27. La garantie d’un plan dans le cas de manquement de l’entrepreneur à ses obligations légales ou contractuelles après la réception de la partie privative ou des parties communes doit couvrir: […]
2° la réparation des vices et malfaçons apparents visés à l’article 2111 du Code civil et dénoncés, par écrit, au moment de la réception ou, tant que le bénéficiaire n’a pas emménagé, dans les 3 jours qui suivent la réception. Pour la mise en œuvre de la garantie de réparation des vices et malfaçons apparents du bâtiment, le bénéficiaire transmet par écrit sa réclamation à l’entrepreneur et en transmet copie à l’administrateur dans un délai raisonnable suivant la date de fin des travaux convenue lors de la réception;
3° la réparation des malfaçons existantes et non apparentes au moment de la réception et découvertes dans l’année qui suit la réception, visées aux articles 2113 et 2120 du Code civil et dénoncées, par écrit, à l’entrepreneur et à l’administrateur dans un délai raisonnable de la découverte des malfaçons; […]

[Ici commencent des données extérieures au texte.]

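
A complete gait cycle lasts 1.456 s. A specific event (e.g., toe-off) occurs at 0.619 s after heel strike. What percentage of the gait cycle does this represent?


pct = (event_time / cycle_time) * 100
pct = (0.619 / 1.456) * 100
ratio = 0.4251
pct = 42.5137


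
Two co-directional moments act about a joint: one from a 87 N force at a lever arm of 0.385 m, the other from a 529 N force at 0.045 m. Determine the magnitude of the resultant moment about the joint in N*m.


M = F1 * d1 + F2 * d2
M = 87 * 0.385 + 529 * 0.045
M = 33.4950 + 23.8050
M = 57.3000


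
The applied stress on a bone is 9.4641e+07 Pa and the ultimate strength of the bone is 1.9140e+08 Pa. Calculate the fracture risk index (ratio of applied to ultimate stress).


FRI = applied / ultimate
FRI = 9.4641e+07 / 1.9140e+08
FRI = 0.4945


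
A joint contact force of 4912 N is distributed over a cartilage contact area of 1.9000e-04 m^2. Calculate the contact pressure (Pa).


P = F / A
P = 4912 / 1.9000e-04
P = 2.5853e+07


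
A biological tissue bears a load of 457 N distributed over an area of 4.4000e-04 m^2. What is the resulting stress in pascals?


stress = F / A
stress = 457 / 4.4000e-04
stress = 1.0386e+06


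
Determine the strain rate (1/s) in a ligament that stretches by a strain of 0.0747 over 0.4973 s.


strain_rate = delta_strain / delta_t
strain_rate = 0.0747 / 0.4973
strain_rate = 0.1502


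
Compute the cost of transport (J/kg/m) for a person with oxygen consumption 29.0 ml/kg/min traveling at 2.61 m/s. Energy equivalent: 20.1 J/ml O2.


Power per kg = VO2 * 20.1 / 60
Power per kg = 29.0 * 20.1 / 60 = 9.7150 W/kg
Cost = power_per_kg / speed
Cost = 9.7150 / 2.61
Cost = 3.7222


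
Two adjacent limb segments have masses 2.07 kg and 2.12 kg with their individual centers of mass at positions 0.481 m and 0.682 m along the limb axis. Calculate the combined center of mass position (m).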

[19] Jeffrey Edwards (aujourd’hui juge à la Cour supérieure) et Me Sylvie Rodrigue écrivent au sujet de la malfaçon:
Comme son nom l’indique, « une malfaçon » est un travail mal fait ou mal exécuté. Or, un travail donné est considéré « bien » ou « mal » fait selon les normes qui lui sont applicables. Deux types de normes sont couramment employés pour établir l’existence d’une malfaçon. Premièrement, ce sont les conditions contractuelles fixées, que celles-ci soient écrites ou verbales, entre les parties. Deuxièmement, en l’absence de conditions précises expressément arrêtées, recours est fait aux « règles de l’art » qui sont suivies par chaque corps de métier ou secteur pertinent. Les règles de l’art sont considérées comme intégrées par renvois dans le contrat. Signalons aussi que le travail non fait, ou incomplet constitue également, de manière implicite, une malfaçon, car il est tout autant contraire aux règles de l’art et non conforme aux stipulations contractuelles.[5]
[20] Dans l’affaire MV et al. c. Les Constructions Raymond et Fils et Raymond Chabot Administrateur Provisoire inc. ès qualités d’administrateur provisoire du plan de garantie de La Garantie Abritat Inc.[6], notre confrère Jean Philippe Ewart, arbitre, définit ainsi la malfaçon :
[64] Le Tribunal considère que la malfaçon s’entend donc du fruit d’un travail fait avec des matériaux déficients ou d’un travail mal fait, mal exécuté; ainsi clairement selon la jurisprudence et la doctrine d’un manquement à des conditions expresses tels dans des plans et devis.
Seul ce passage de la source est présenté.